Dr Oberstein on Clinical Applications for Oncodetect in MRD Detection in Solid Tumors

“The goal [of Oncodetect] is to more accurately select patients who might have a higher risk of cancer recurrence and tell us who has a lower risk. That's where it's the most important.”

Paul E. Oberstein, MD, an associate professor in the Department of Medicine at New York University (NYU) Grossman School of Medicine; service chief of the Gastrointestinal Medical Oncology Program; and assistant director of the Pancreatic Cancer Center at NYU Langone Health’s Perlmutter Cancer Center, discussed the use of the Oncodetect test for molecular residual disease (MRD) detection in patients with solid tumors.

Notably, Oncodetect became available for this indication on April 22, 2025.

Identifying circulating tumor DNA (ctDNA) in peripheral blood is technically demanding because the vast majority of cell‑free DNA originates from normal somatic turnover, Oberstein began, adding that neoplastic fragments constitute only a minute fraction of the total. Consequently, an assay must achieve extremely high analytical sensitivity and specificity todetect small amounts of ctDNA and to distinguish pathogenic alterations from background germline or clonal hematopoiesis variants, he said. The Oncodetect platform addresses this challenge by interrogating a broad panel of tumor‑associated mutations, he stated. The larger the catalogue of targetable variants, the greater the probability that at least 1 malignant signal will be captured and the lower the likelihood that benign sequences will be misclassified as tumor derived, he explained.
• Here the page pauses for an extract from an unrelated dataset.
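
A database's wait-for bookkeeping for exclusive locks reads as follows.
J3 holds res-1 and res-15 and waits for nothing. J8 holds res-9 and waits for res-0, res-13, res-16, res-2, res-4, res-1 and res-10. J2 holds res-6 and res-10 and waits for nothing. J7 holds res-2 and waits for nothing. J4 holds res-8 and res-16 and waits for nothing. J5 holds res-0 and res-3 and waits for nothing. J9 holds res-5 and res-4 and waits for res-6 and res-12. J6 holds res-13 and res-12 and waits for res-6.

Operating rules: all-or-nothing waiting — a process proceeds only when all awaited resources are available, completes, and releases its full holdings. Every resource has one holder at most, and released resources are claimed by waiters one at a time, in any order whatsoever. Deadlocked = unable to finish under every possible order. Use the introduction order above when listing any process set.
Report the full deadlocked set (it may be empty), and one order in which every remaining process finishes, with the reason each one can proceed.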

Oncodetect is an MRD assay, Oberstein continued. In this setting, blood is sampled after definitive therapy, which is most commonly surgical resection, according to Oberstein. Some patients will ultimately relapse, whereas others will remain disease free; ctDNA measurements may help stratify those risks, he said. A post‑operative MRD‑positive result implies a heightened probability of recurrence, whereas sustained MRD negativity suggests a lower risk, Oberstein stated. Such information could influence several aspects of disease management, including the frequency of surveillance imaging, intensity or omission of adjuvant chemotherapy, or enrollment into clinical trials, he noted. More refined risk discrimination would allow for the escalation of systemic therapy in patients with molecular persistence but spare low‑risk patients unnecessary cytotoxic exposure and attendant morbidity, he added. Reliable MRD monitoring might also become a substitute for routine CT scans or other cancer imaging modalities, provided that prospective studies confirm the clinical outcomes seen so far, he said.

Currently, most cancer centers use MRD assays as adjunctive tools: results are incorporated into risk discussions but rarely dictate definitive treatment alterations, Oberstein continued. However, enthusiasm for these assays remains high, as they may offer early warnings that can guide heightened vigilance or timely intervention. Overall, oncologists must counsel patients carefully, outlining both the prognostic utility of MRD positivity and the current evidentiary gaps that preclude routine treatment modification solely on the basis of ctDNA findings, he concluded.